Joh_6:46. By this hearing and having learned of the Father, I do not mean an immediate and intuitive fellowship with Him, which, indeed, would render the coming to the Son unnecessary; no; no one save the Son only has had the vision of God (comp. Joh_1:18, Joh_3:13, Joh_8:38), therefore all they who are διδακτοὶ θεοῦ have to find in the Son alone all further initiation into God’s grace and truth.

οὐκ ὅτι ] οὐκ ἐρῶ , ὅτι . See Hartung, II. 154; Buttmann, N. T. Gr. p. 318 ff. [E. T. p. 372].

It serves to obviate a misunderstanding.

εἰ μὴ , κ . τ . λ .] except He who is from God, He hath seen the Father (that is, in His pre-existent state).[236] Comp. Gal_1:7.

ὢν παρὰ τ . θ .] for He is come from the Father, with whom He was (Joh_1:1). See on Joh_1:14, Joh_8:42, Joh_7:29, Joh_16:27.

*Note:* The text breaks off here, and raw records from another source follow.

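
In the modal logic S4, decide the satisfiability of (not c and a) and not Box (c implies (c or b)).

1. (not c and a) and not Box (c implies (c or b)), 0
2. not c and a, 0   [and-rule on 1]
3. not Box (c implies (c or b)), 0   [and-rule on 1]
4. not c, 0   [and-rule on 2]
5. a, 0   [and-rule on 2]
6. not (c implies (c or b)), 1   [neg-Box-rule on 3: fresh world 1, 0R1]
7. c, 1   [neg-implies-rule on 6]
8. not (c or b), 1   [neg-implies-rule on 6]
9. not c, 1   [neg-or-rule on 8]
10. not b, 1   [neg-or-rule on 8]
Accessibility: 0R0, 0R1, 1R1
Branch closes: c and not c both at 1.
(One branch shown.) All branches close.

No, unsatisfiable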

[236] This clear and direct reference to His pre-human state in God (comp. vv. 41, 42), and consequently the agreement of Christ’s witness to Himself with the view taken by the evangelist, should not have been regarded as doubtful by Weizsäcker. The divine life which was manifested in Christ upon earth was the personal life of His pre-existent state, as the prologue teaches, otherwise John had not given the original sense of the declaration of the Lord regarding Himself (to which conclusion Weizsäcker comes in the Jahrb. f. D. Th. 1862, p. 674), which, however, is inconceivable in so great and ever-recurring a leading point. It is the transcendent recollection in His temporal self-consciousness of that earlier divine condition, which makes itself known in such declarations (comp. Joh_3:11). See on Joh_8:38, Joh_17:5. His certitude concerning the perfect revelation does not first begin with the baptism, but stretches back with its roots into His pre-human existence. See, against Weizsäcker, Beyschlag also, p. 79 ff., who, however (comp. p. 97 f.), in referring it to the sinless birth, and further to the pre-existent state of Jesus, as the very image of God, is not just to the Johannean view in the prologue, and in the first epistle, as well as here, and in the analogous testimonies of Jesus regarding Himself. See on ver. 62. Beyschlag renders: “because He is of God, He has seen God in His historical existence.” The far-fetched thought is here brought in, that only the pure in heart can see God. Comp. rather Joh_1:18, Joh_3:13; Joh_3:31-32, Joh_8:26; Joh_8:38. See, against this view of the continuous historical intimacy with God, Pfleiderer in Hilgenfeld’s Zeitschr. 1866, p. 247 ff.; Scholten, p. 116 ff.